James Harvey, whose "meticulous, capacious books on silver-screen love, romantic comedy and the mysteries of star quality are required reading for cinephiles," died May 15, the New York Times reported. He was 90. Harvey "wasn't a popular film critic with a cozy berth at a major publication, or an academic theorist presiding over a formidable film studies department," but his three books were each "more than a decade in the making and meticulously yet gorgeously written." His first title, Romantic Comedy in Hollywood: From Lubitsch to Sturges (1987), made his reputation. The book was a celebration and analysis of what Harvey called "Hollywood's essential genius," the screwball comedy.
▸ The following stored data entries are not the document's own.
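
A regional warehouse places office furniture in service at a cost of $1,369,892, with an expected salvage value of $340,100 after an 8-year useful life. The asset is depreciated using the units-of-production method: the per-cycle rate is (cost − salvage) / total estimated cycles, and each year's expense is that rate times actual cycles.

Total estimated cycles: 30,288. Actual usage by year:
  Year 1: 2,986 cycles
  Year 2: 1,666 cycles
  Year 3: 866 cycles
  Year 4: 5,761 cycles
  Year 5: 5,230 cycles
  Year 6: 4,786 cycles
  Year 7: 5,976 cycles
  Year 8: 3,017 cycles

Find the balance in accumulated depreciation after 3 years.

$187,612

Depreciable base = $1,369,892 − $340,100 = $1,029,792.
Rate = $1,029,792 / 30,288 cycles = $34 per cycle.
Year 1: 2,986 × $34 = $101,524. Book value $1,268,368.
Year 2: 1,666 × $34 = $56,644. Book value $1,211,724.
Year 3: 866 × $34 = $29,444. Book value $1,182,280.
Accumulated through year 3 = $1,369,892 − $1,182,280 = $187,612.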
On NPR in 2008, novelist Anthony Giardina called Harvey "the Samuel Johnson of film writing," and said Movie Love in the Fifties (2001) was the best film book he had ever read. Harvey's third book, Watching Them Be: Star Presence on the Screen From Garbo to Balthazar (2014), "examined the ineffable, transcendent qualities of leading movie actors," the Times wrote. Foster Hirsch, a film historian at Brooklyn College, said, "Even if you thought you knew a film, he taught you something more about it." Watching Them Be: Star Presence on the Screen from Garbo to Balthazar is available in paperback from Farrar, Straus and Giroux ($18).